In afternoon dealings on the Comex market in New York, gold futures for delivery in December lost $15.60 to $1,105.30 an ounce. Gold came close to crashing through the psychologically important $1,100 level falling 1.9% from yesterday’s close during brisk lunchtime trade. Gold dropped to a five-year closing low of $1,084 little over a month ago.
The US Labor Department’s job openings and labour turnover report released Wednesday showed an increase in unfilled position to 5.75 million, the highest level in at least 14 years.
The absence of inflation has reduced gold status as a hedge and expectation of the first interest rate hike in the world’s largest economy since 2006 has been a drag on the price for years. Gold has a strong inverse relationship to interest rates because the metal offers no yield. Higher rates also boost the value of the dollar which usually moves in the opposite direction of the gold price.

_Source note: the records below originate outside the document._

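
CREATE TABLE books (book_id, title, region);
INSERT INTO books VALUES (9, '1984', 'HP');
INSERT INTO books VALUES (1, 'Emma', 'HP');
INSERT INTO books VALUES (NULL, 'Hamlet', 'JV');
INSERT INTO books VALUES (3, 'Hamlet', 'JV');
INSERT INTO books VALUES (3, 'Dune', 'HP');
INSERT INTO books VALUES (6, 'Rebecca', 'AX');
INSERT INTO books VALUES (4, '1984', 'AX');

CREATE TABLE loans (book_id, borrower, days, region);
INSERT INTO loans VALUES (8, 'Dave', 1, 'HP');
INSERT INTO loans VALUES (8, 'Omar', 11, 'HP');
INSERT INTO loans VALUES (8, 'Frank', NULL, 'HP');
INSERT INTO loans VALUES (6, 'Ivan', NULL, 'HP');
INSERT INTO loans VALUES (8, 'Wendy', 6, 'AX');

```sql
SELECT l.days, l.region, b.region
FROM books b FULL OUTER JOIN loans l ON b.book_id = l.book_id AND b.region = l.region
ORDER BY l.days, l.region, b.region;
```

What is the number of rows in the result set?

FULL OUTER JOIN keeps every row from both sides; unmatched rows get NULL for the other side's columns.
Matching on b.book_id = l.book_id AND b.region = l.region. A NULL in a compared column never satisfies the condition.
Matched pairs: 0; unmatched b rows kept: 7; unmatched l rows kept: 5.
Total: 0 matched + 12 padded = 12 rows.

12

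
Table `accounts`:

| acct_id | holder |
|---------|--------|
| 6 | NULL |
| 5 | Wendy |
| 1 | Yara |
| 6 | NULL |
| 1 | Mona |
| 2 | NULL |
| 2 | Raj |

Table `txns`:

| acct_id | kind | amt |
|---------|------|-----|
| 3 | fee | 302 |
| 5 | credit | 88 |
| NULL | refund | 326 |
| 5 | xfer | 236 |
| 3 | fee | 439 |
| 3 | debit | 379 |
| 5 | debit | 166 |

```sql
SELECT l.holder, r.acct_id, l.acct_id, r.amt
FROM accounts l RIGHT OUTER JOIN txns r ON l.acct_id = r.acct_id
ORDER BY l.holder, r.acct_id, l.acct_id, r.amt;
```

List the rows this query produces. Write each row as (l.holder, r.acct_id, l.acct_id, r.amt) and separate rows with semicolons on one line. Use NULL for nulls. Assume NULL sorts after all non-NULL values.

RIGHT JOIN keeps every row from `txns`; unmatched rows get NULL for `accounts`'s columns.
Matching on l.acct_id = r.acct_id. A NULL in a compared column never satisfies the condition.
Matched pairs: 3; unmatched r rows kept: 4.

(Wendy, 5, 5, 88); (Wendy, 5, 5, 166); (Wendy, 5, 5, 236); (NULL, 3, NULL, 302); (NULL, 3, NULL, 379); (NULL, 3, NULL, 439); (NULL, NULL, NULL, 326)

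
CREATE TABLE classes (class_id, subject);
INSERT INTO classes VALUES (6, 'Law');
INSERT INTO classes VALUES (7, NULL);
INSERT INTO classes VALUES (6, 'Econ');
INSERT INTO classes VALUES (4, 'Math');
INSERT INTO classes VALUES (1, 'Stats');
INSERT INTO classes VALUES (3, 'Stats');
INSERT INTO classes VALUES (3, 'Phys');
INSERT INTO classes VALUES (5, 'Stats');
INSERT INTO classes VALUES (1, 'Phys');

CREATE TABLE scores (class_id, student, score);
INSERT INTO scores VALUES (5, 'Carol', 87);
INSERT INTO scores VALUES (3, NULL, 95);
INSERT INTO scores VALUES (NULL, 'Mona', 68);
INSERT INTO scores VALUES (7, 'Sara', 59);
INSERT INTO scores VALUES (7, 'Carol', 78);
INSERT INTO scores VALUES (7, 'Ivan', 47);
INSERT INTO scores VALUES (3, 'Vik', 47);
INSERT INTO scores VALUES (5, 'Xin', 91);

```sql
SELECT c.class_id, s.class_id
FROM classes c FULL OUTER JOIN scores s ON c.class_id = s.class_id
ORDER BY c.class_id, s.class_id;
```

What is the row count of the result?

15

FULL OUTER JOIN keeps every row from both sides; unmatched rows get NULL for the other side's columns.
Matching on c.class_id = s.class_id. A NULL in a compared column never satisfies the condition.
Matched pairs: 9; unmatched c rows kept: 5; unmatched s rows kept: 1.
Total: 9 matched + 6 padded = 15 rows.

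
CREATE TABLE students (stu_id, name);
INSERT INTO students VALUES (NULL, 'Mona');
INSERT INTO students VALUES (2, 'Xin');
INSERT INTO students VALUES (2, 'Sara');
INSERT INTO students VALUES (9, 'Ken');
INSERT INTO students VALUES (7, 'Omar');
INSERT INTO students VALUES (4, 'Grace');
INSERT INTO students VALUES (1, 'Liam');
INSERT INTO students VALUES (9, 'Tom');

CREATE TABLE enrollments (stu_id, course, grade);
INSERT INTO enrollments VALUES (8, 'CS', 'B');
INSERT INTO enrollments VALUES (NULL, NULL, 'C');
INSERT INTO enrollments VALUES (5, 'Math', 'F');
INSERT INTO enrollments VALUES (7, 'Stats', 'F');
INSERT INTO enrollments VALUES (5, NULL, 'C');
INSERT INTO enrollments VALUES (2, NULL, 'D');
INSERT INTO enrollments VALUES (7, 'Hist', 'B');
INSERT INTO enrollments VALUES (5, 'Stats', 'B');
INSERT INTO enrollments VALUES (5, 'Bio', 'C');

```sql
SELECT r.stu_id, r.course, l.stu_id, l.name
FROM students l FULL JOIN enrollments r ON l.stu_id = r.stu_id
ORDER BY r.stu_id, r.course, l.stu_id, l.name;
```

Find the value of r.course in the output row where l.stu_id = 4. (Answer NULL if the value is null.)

NULL

FULL OUTER JOIN keeps every row from both sides; unmatched rows get NULL for the other side's columns.
Matching on l.stu_id = r.stu_id. A NULL in a compared column never satisfies the condition.
- l[0] stu_id=NULL → no match; kept with NULLs on the r side.
- l[1] stu_id=2 → 1 match(es) in r → 1 row(s).
- l[2] stu_id=2 → 1 match(es) in r → 1 row(s).
- l[3] stu_id=9 → no match; kept with NULLs on the r side.
- l[4] stu_id=7 → 2 match(es) in r → 2 row(s).
- l[5] stu_id=4 → no match; kept with NULLs on the r side.
- l[6] stu_id=1 → no match; kept with NULLs on the r side.
- l[7] stu_id=9 → no match; kept with NULLs on the r side.
- 6 r row(s) had no l match → kept, l columns NULL.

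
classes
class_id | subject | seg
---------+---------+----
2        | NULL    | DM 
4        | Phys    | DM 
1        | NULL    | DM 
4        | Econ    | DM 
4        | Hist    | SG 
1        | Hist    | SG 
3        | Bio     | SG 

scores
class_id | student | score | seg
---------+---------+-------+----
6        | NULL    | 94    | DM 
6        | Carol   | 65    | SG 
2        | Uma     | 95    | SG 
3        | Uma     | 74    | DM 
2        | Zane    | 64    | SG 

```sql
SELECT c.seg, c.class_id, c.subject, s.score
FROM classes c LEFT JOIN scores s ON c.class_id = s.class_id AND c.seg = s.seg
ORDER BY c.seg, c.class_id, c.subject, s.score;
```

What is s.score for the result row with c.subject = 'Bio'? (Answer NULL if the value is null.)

NULL

LEFT JOIN keeps every row from `classes`; unmatched rows get NULL for `scores`'s columns.
Matching on c.class_id = s.class_id AND c.seg = s.seg.
- c (class_id=2, seg=DM) has no partner → padded with NULL.
- c (class_id=4, seg=DM) has no partner → padded with NULL.
- c (class_id=1, seg=DM) has no partner → padded with NULL.
- c (class_id=4, seg=DM) has no partner → padded with NULL.
- c (class_id=4, seg=SG) has no partner → padded with NULL.
- c (class_id=1, seg=SG) has no partner → padded with NULL.
- c (class_id=3, seg=SG) has no partner → padded with NULL.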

A new report by ABN Amro suggest another reason for gold’s weakness. Compared to cyclical assets (gold is not considered a cyclical asset) bullion is still expensive.
Georgette Boele of the Dutch bank’s global economics team in a Wednesday research note argues that even at a five-year low, gold relative to copper, oil and other precious metals is trading at values way above the long-term average since the 1990s:
Cyclical commodities have underperformed as projects that were initiated during the boom times come on stream and create oversupplied markets – notably in crude oil. At the same time the demand side outlook has deteriorated – especially in top commodities consumer China:
[The] deterioration in investor sentiment supported gold. In addition, investor sentiment has deteriorated this year because of a number of factors. In general, cyclical assets underperform when uncertainty and nervousness increase. The environment has been suitable for gold to outperform.
However, gold’s safe haven status has been sharply reduced because of investors positioning in gold. As a result, gold has been able to profit less than in previous periods of risk aversion when investor positioning was lower.
The bank believes these ratio’s will move closer to the historical averages as the global economy strengthens and demand for cyclical commodities pick up and investors continue to rotate out of the gold market into riskier assets.
The bank’s house view is a gold price of $1,000 an ounce by the end of the year, weakening to $800 an ounce at the end of 2016.
Comments
george allan bloom
just follow the open interest change and net change/volume. the smaller the netchange/volume figure is the more bullish the market. and upmoves should coincide with rising open interest, and downmoves with falling open interest. that has not been the pattern of late, so wait for it to began occurring on a daily basis to consider buying long metals.